Sunday, March 10, 2013

Australia (Melbourne) VS The Netherlands (Wageningen)

Sudah lama ide ini bersemayam dikepala saya. Awalnya lebih ke ide untuk menulis di twitter. Hal-hal singkat yang muncul di kepala setiap kali bertemu suatu peristiwa. Tapi kadang saya sedang di jalan, sedang bersepeda (ya..! saya telah resmi jadi Dutch resident by biking almost everyday to everywhere), dan akhirnya tak jua menulis satupun.

Baiklaaah mari kita mulai..! Ini berdasarkan ingatan di kepala sahaja ya.. mungkin saya akan terus meng-update postingan yang ini kalau menemukan hal-hal baru yang membuat saya membandingan tinggal disini (Wagengingen) dengan di Melbourne.
  • Besarnya Scholarship. Taraaaaa... Sudah tau mana yang lebih besar dwooonk? Di Melbourne dulu saya dapat beasiswa dari pemerintah Australi melalui program AusAid nya, dan disini saya juga memperoleh beasiswa dari pemerintah The Netherlands melaui program NFP. Sama-sama dari pemerintah lokal. Tapi let me put it this way.. Sewaktu di Melbourne, beasiswa saya lebih besar dibanding penerima beasiswa dari pemerintah Indonesia (banyak lhooo program beasiswa dari pemerintah Indo), sementara disini sebalik nya. Bagi yang ikut les bahasa engris pasti pernah diajarin arti kalimat "Let's go dutch" ketika seseorang ngajak makan bareng di cafe or resto. Ya artinya "bayar sendiri-sendiri". Atau perumpamaan orang tentang relatives nya "ah.. he's my Dutch uncle" yang padahal pamannya juga bukan Dutch. Artinya kurang lebih pamannya pelit dan (biasanya) suka mabok. Trus ada lagi "Dutch counts pennies.." Kalo sekarang lebih tepat nya "Dutch counts cents" yang artinya tau kaaan? peliiit. Sampe ke sen nya diituuung.
  • English is nobody's language. Disini ituuuh ga ada gap besar antara yang native dan yang bukan. Soalnya yang english native speakers nya juga minoritas. Beda sama di Melbourne, jelas banged antara yang native dan yang foreign student.
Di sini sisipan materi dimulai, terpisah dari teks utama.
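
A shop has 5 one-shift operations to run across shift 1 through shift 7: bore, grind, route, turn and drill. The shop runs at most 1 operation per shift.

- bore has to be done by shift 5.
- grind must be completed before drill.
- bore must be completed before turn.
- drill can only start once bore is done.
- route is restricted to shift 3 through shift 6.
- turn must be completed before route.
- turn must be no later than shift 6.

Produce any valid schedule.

route in shift 3; bore in shift 1; drill in shift 5; grind in shift 4; turn in shift 2

Checking: bore(shift 1) before drill(shift 5); turn(shift 2) before route(shift 3); grind(shift 4) before drill(shift 5); bore(shift 1) before turn(shift 2); bore=shift 1 in [shift 1,shift 5]; route=shift 3 in [shift 3,shift 6]; turn=shift 2 in [shift 1,shift 6]; max 1 per shift (cap 1).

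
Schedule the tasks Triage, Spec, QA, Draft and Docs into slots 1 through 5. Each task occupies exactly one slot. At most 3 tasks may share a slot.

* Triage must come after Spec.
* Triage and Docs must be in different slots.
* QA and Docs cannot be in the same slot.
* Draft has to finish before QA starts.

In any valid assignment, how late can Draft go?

Downstream work caps Draft at 4.
Draft at 4 is achievable: Triage in 2, QA in 5, Spec in 1, Draft in 4, Docs in 1.

4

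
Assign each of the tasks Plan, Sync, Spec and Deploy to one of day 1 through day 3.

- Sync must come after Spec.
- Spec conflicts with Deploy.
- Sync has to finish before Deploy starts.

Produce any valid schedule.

Sync=day 2, Plan=day 1, Deploy=day 3, Spec=day 1

Checking: Sync(day 2) before Deploy(day 3); Spec(day 1) before Sync(day 2); Spec(day 1) != Deploy(day 3).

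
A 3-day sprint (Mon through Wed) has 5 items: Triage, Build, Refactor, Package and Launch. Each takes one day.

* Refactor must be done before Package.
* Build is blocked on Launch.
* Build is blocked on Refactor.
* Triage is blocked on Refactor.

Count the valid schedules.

14

Splitting on Triage: it can be Tue (6), Wed (8). Listing each branch's schedules as (Build, Refactor, Package, Launch):
Triage=Tue: (Tue,Mon,Tue,Mon) (Tue,Mon,Wed,Mon) (Wed,Mon,Tue,Mon) (Wed,Mon,Tue,Tue) (Wed,Mon,Wed,Mon) (Wed,Mon,Wed,Tue) — 6.
Triage=Wed: (Tue,Mon,Tue,Mon) (Tue,Mon,Wed,Mon) (Wed,Mon,Tue,Mon) (Wed,Mon,Tue,Tue) (Wed,Mon,Wed,Mon) (Wed,Mon,Wed,Tue) (Wed,Tue,Wed,Mon) (Wed,Tue,Wed,Tue) — 8.
Summing: 6 + 8 = 14.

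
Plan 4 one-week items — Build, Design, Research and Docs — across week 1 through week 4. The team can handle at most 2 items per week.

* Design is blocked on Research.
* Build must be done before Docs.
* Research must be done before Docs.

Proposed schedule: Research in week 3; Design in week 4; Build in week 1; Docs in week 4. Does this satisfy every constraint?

Yes

The team can handle at most 2 items per week — holds.
Build must be done before Docs — holds.
Design is blocked on Research — holds.
Research must be done before Docs — holds.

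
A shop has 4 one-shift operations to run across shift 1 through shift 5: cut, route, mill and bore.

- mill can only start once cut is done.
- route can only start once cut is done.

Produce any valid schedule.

bore in shift 1; cut in shift 1; mill in shift 2; route in shift 2

Checking: cut(shift 1) before route(shift 2); cut(shift 1) before mill(shift 2).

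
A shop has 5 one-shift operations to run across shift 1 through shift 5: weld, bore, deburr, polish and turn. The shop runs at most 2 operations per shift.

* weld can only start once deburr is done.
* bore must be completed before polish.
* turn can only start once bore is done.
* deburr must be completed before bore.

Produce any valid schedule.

deburr -> shift 1; weld -> shift 2; bore -> shift 2; polish -> shift 3; turn -> shift 3

Checking: bore(shift 2) before turn(shift 3); deburr(shift 1) before bore(shift 2); deburr(shift 1) before weld(shift 2); bore(shift 2) before polish(shift 3); max 2 per shift (cap 2).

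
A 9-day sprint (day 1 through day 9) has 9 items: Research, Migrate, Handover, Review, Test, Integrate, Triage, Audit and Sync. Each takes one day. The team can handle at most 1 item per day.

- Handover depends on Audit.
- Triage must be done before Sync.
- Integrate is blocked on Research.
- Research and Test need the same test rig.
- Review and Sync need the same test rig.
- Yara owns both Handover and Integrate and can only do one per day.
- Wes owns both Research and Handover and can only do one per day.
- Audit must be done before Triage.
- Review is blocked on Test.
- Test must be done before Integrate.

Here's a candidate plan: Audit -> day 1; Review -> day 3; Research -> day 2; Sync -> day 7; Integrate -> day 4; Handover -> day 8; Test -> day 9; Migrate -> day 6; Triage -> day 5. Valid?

Review and Sync need the same test rig — holds.
Yara owns both Handover and Integrate and can only do one per day — holds.
Triage must be done before Sync — holds.
Audit must be done before Triage — holds.
Review is blocked on Test — violated.
Research and Test need the same test rig — holds.
Test must be done before Integrate — violated.
Wes owns both Research and Handover and can only do one per day — holds.
Handover depends on Audit — holds.
Integrate is blocked on Research — holds.
The team can handle at most 1 item per day — holds.

Invalid. Review is blocked on Test.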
Kalo disini banyak international student dari negara2 lain di europe yang tampangnya caucasian semua dan warna kulit ngga beda. Kalo di Melbourne yang international student paling yang dari Asia dan Africa jadi lihat "penampakan"aja udah ketahuan mana yang native mana yang ngga.
  • Cara ngeja nama ngga selama nya in English way. Untuk poin ini saya bahagiaaaa banged. Karna orang bakal nanya "How to pronounce your name?" Dan mereka ga kesulitan untuk pronouncing it. Karena katanya kaya bahasa Italy "Vi-o-la-che" berikut dengan irama pronouncing "al dente". Lha kalo di Melbourne? Tiap kali saya bilang cece, ditulis jadi "JJ". Violace jadi "vai-o-less". Dibilangin "vio-la-ce" jadi "Violachi" ala kecekek. Disini ada yang namanya Jesse, pronouncing nya "Yassa". Ianese = Jenis. Jana = Yana. Annelieke = Anelike. Jadi yaaa... Violace = Violace ya ngga aneh. Daaan.. Yassa dan Jenis itu adalah nama cowo..! 
  • Beda dengan aturan di Melbourne, kalo disini sepedaan ngga wajib pake helm 
  • Gadget nya jangan ditanya deh... Melbourne jauh lebih aware tentang updating gadget. Mobile phone aja masih belum pada smart disini. Apa mungkin karna di kampung aja ini? Tapi saya sedang membandingkan gadget2 teman2. Yang selain Asia or US, yang laen masih bertahan dengan model lama. Atau ini mungkin berkaitan dengan poin berikutnya.
  • Master students nya masih pada muda-mudaaaa... Waktu di Melbourne beda antara yang udah kerja dan melanjutkan master dengan yang fresh from Bachelor kayanya imbang ato malah banyakan yang udah kerja nya. Bahkan kelas2 nya pun disesuaikan, banyak kelas malam karna yang kuliah banyakan yang udah kerja. Lha disini? Boro-boroooo bisa sambil kerja. Kelas nya tiap hari dan yang tua itu minoritas. Kebanyakan anak2 kecil tamat bachelor dan masih gila pesta dan mabok2.
  • Barbeque ga sepopuler di Australia
  • Di tiap kelas ada gambar burger dan gelas minuman di silang. Tapi yang mo makan dan minum dari botol ga dilarang. Bahkan di perpus nya pun ada tertera jenis makanan yang boleh dimakan di perpus walopun gambar itu tetap terpampang dimana-mana. Kalo di Melbourne sie jelas banged aturannya. Mo makan, mo minum, mo angkat kaki, mo tidur dikelas terserah sesuka hati, selama ngga berisik ganggu yang laen, sementara kalo di perpus nya saklek ga boleh makan apa2.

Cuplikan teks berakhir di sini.